The terms power and energy are frequently confused. Power is the rate at which energy is generated or consumed and hence is measured in units (e.g. watts) that represent energy per unit time.
For example, when a light bulb with a power rating of 100W is turned on for one hour, the energy used is 100 watt hours (W·h), 0.1 kilowatt hour, or 360 kJ. This same amount of energy would light a 40-watt bulb for 2.5 hours, or a 50-watt bulb for 2 hours.
Power stations are rated using units of power, typically megawatts or gigawatts (for example, the Three Gorges Dam is rated at approximately 22 gigawatts).
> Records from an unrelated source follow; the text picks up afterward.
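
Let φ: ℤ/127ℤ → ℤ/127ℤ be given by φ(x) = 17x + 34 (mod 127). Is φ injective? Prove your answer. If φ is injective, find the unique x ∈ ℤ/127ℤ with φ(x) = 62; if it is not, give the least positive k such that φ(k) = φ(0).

Recall that injectivity means: for all s, t in the domain, φ(s) = φ(t) implies s = t.
Suppose φ(s) = φ(t) in ℤ/127ℤ. Then 17s + 34 ≡ 17t + 34 (mod 127), therefore 17(s − t) ≡ 0 (mod 127).
Since gcd(17, 127) = 1, 17 is invertible modulo 127, hence s − t ≡ 0 (mod 127), i.e. s = t.
Thus φ is injective.
We now compute 17⁻¹ mod 127 explicitly. Euclid's algorithm: 127 = 7·17 + 8, 17 = 2·8 + 1; back-substituting gives 1 = 15·17 − 2·127, so 17⁻¹ ≡ 15 (mod 127).
Since φ is injective, we compute φ⁻¹(62): solve 17x + 34 ≡ 62 (mod 127), i.e. 17x ≡ 28 (mod 127).
Multiplying by 17⁻¹ = 15 gives x ≡ 15·28 = 420 = 3·127 + 39 ≡ 39 (mod 127).
Check: φ(39) = 17·39 + 34 = 697 = 5·127 + 62 ≡ 62 (mod 127).

39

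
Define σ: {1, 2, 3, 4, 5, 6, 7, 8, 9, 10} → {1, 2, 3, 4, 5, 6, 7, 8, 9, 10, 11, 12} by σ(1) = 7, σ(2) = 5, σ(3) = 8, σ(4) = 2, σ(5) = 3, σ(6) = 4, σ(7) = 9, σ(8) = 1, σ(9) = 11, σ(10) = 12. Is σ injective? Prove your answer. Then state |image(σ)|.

10

The values σ(1), …, σ(10) are 7, 5, 8, 2, 3, 4, 9, 1, 11, 12 — all distinct.
So σ(u) = σ(v) only when u = v, and σ is injective.
The image of σ is {1, 2, 3, 4, 5, 7, 8, 9, 11, 12}, which has 10 elements.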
This reflects the maximum power output it can achieve at any point in time. A power station’s annual energy output, however, would be recorded using units of energy (not power), typically gigawatt hours. Major energy production or consumption is often expressed as terawatt hours for a given period; often a calendar year or financial year. One terawatt hour of energy is equal to a sustained power delivery of approximately 114 megawatts for a period of one year. The watt second is a unit of energy, equal to the joule. One kilowatt hour is 3,600,000 watt seconds.
The watt second is used, for example, to rate the energy storage of flash lamps used in photography, although the term joule is generally employed. While watts per hour has a conceivable use in highly technical situations, it is almost always mistakenly used where watts or watt-hours is meant.